An emerging trend appears to center around approaching cybersecurity as a holistic offering that views an isolated breach as interconnected. For example, a compromised password might trigger identity theft which can lead to lowered credit scores and bank fraud. As a result, emerging cybersecurity offerings are including features such as endpoint protection, content filtering, password manager, report card, ad blocking, threat detection, and identity protection. Here’s how I would break each of these features down:
Endpoint Protection. In the spirit of belt and suspenders support, solutions like Sophos Endpoint Protection and Windows Defender are still a great way to deliver peace of mind to desktop and laptop users. These solutions are distributed, rather than centrally managed, and can prove tedious to keep current. As the traditional desktop/laptop market continues to converge with mobile over the next few years, I expect to see more integrated offerings evolve with Apple in particular being forced into more actively securing its own operating system. Windows introduced its Defender product over a decade ago after succumbing to consumer complaints of doing little to protect users from online threats.
Content Filtering. Solutions like Apple’s Screen Time, Google’s Family Link, and Amazon’s FreeTime all work at the device level. Newer solutions from ISPs and companies like Eero, Araknis, and Ruckus promise to centrally manage these preferences at the router level, providing a central choke point. Filtering can include parental controls, malware, and knowing when a new device logs onto the network.
Password Manager. With phishing attacks on the rise and consumers increasingly using multiple browsers/devices, the need for better secure password management has never been greater. Products like Apple’s Keychain or Chrome’s Autofill only work with their devices and can become frustrating to use when trying to recall complex strings of letters and numbers.

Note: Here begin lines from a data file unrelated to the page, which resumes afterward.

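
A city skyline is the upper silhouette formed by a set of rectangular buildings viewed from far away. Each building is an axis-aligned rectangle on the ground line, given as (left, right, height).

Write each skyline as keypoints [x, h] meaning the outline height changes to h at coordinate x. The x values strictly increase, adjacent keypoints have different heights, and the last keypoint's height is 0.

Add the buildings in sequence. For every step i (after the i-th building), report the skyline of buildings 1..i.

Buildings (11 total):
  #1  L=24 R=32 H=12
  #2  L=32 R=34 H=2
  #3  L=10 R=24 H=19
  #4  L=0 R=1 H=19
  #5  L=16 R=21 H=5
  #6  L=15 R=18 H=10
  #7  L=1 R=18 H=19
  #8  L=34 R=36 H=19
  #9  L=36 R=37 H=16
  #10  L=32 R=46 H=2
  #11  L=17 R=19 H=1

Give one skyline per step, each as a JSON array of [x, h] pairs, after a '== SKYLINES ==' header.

== SKYLINES ==
[[24,12],[32,0]]
[[24,12],[32,2],[34,0]]
[[10,19],[24,12],[32,2],[34,0]]
[[0,19],[1,0],[10,19],[24,12],[32,2],[34,0]]
[[0,19],[1,0],[10,19],[24,12],[32,2],[34,0]]
[[0,19],[1,0],[10,19],[24,12],[32,2],[34,0]]
[[0,19],[24,12],[32,2],[34,0]]
[[0,19],[24,12],[32,2],[34,19],[36,0]]
[[0,19],[24,12],[32,2],[34,19],[36,16],[37,0]]
[[0,19],[24,12],[32,2],[34,19],[36,16],[37,2],[46,0]]
[[0,19],[24,12],[32,2],[34,19],[36,16],[37,2],[46,0]]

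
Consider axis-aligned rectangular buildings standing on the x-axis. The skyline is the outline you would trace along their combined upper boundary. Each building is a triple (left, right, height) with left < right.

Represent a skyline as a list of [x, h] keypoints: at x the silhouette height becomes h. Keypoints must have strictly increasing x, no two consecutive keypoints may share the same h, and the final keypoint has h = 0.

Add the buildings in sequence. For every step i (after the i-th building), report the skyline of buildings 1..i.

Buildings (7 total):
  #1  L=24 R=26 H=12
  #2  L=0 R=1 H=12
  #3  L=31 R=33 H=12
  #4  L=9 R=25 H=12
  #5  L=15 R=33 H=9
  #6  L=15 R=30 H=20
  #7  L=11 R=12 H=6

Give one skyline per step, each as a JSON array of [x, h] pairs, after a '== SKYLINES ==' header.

== SKYLINES ==
[[24,12],[26,0]]
[[0,12],[1,0],[24,12],[26,0]]
[[0,12],[1,0],[24,12],[26,0],[31,12],[33,0]]
[[0,12],[1,0],[9,12],[26,0],[31,12],[33,0]]
[[0,12],[1,0],[9,12],[26,9],[31,12],[33,0]]
[[0,12],[1,0],[9,12],[15,20],[30,9],[31,12],[33,0]]
[[0,12],[1,0],[9,12],[15,20],[30,9],[31,12],[33,0]]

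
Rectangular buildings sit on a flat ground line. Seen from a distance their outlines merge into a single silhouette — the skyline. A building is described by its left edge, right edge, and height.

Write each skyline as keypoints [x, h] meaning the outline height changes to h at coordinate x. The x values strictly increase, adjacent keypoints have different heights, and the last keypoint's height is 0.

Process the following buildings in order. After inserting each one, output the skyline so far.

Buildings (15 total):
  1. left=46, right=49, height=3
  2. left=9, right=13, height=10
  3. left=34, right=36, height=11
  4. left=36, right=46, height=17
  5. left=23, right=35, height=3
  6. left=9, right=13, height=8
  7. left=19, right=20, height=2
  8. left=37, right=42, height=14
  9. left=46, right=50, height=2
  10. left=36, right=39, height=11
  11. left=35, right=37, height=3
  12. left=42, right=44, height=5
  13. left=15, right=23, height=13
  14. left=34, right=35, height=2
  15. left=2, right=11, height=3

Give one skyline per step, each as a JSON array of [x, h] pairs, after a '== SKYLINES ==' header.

== SKYLINES ==
[[46,3],[49,0]]
[[9,10],[13,0],[46,3],[49,0]]
[[9,10],[13,0],[34,11],[36,0],[46,3],[49,0]]
[[9,10],[13,0],[34,11],[36,17],[46,3],[49,0]]
[[9,10],[13,0],[23,3],[34,11],[36,17],[46,3],[49,0]]
[[9,10],[13,0],[23,3],[34,11],[36,17],[46,3],[49,0]]
[[9,10],[13,0],[19,2],[20,0],[23,3],[34,11],[36,17],[46,3],[49,0]]
[[9,10],[13,0],[19,2],[20,0],[23,3],[34,11],[36,17],[46,3],[49,0]]
[[9,10],[13,0],[19,2],[20,0],[23,3],[34,11],[36,17],[46,3],[49,2],[50,0]]
[[9,10],[13,0],[19,2],[20,0],[23,3],[34,11],[36,17],[46,3],[49,2],[50,0]]
[[9,10],[13,0],[19,2],[20,0],[23,3],[34,11],[36,17],[46,3],[49,2],[50,0]]
[[9,10],[13,0],[19,2],[20,0],[23,3],[34,11],[36,17],[46,3],[49,2],[50,0]]
[[9,10],[13,0],[15,13],[23,3],[34,11],[36,17],[46,3],[49,2],[50,0]]
[[9,10],[13,0],[15,13],[23,3],[34,11],[36,17],[46,3],[49,2],[50,0]]
[[2,3],[9,10],[13,0],[15,13],[23,3],[34,11],[36,17],[46,3],[49,2],[50,0]]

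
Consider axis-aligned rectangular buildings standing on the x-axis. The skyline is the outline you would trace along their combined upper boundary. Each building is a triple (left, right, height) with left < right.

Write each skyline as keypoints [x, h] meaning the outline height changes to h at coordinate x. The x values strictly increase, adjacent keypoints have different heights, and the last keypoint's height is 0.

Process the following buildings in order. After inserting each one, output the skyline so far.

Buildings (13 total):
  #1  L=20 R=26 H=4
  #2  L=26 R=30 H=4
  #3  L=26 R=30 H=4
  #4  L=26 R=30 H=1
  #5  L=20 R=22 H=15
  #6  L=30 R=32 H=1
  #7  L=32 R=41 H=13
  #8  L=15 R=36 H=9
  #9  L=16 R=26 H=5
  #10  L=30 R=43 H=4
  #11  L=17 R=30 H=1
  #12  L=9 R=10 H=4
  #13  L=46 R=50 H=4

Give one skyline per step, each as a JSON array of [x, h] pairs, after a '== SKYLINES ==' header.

== SKYLINES ==
[[20,4],[26,0]]
[[20,4],[30,0]]
[[20,4],[30,0]]
[[20,4],[30,0]]
[[20,15],[22,4],[30,0]]
[[20,15],[22,4],[30,1],[32,0]]
[[20,15],[22,4],[30,1],[32,13],[41,0]]
[[15,9],[20,15],[22,9],[32,13],[41,0]]
[[15,9],[20,15],[22,9],[32,13],[41,0]]
[[15,9],[20,15],[22,9],[32,13],[41,4],[43,0]]
[[15,9],[20,15],[22,9],[32,13],[41,4],[43,0]]
[[9,4],[10,0],[15,9],[20,15],[22,9],[32,13],[41,4],[43,0]]
[[9,4],[10,0],[15,9],[20,15],[22,9],[32,13],[41,4],[43,0],[46,4],[50,0]]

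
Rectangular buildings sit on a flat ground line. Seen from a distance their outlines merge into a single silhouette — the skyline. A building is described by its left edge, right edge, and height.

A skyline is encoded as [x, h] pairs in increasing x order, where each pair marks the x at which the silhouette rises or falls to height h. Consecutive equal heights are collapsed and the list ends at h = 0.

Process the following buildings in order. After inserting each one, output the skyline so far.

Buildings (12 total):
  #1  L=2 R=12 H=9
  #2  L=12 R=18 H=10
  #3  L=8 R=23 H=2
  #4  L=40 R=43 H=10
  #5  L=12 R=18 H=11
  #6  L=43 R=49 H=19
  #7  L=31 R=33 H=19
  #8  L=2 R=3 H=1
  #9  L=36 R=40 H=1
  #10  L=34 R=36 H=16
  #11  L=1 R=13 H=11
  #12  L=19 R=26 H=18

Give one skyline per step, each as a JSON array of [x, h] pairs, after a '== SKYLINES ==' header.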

Report Card. Tech companies seem more oriented around delivering meaningful results to their customers on a regular basis. Weekly or monthly scorecards from companies like Eero or Disney are the beginning of “peace of mind” reporting trends that are squarely aimed at keeping subscribers engaged and driving down attrition.
Ad Blocking. Nobody likes online ads and while they’re not always a direct threat, there have been examples of ads being used to plant malware on unsuspecting computers.
Threat Detection. By pointing all home internet traffic to alternative DNS servers from companies like Zscaler, threats from suspicious sites are intercepted before they get through the firewall. This level of threat detection seems to build the strongest case that we’ll all soon be paying by the month for cybersecurity as a service.
Identity Protection. Cybersecurity crimes can often result in identity theft. Offering services like credit monitoring or locking credit files as part of a larger cybersecurity subscription such as Eero’s Secure+ appears to be an emerging trend as tech companies seek a more proactive approach towards protecting consumers.
There doesn’t seem to be a clear winner across the custom installation channel, but I’m optimistic that the coming months will yield multiple strong players, creating competition and driving consumer demand.
I’ll be watching the industry closely as more solutions come online and become ready for testing. For now, my custom integration company will continue to educate our customers and start offering more proactive cybersecurity solutions with our subscription plans toward the end of the year.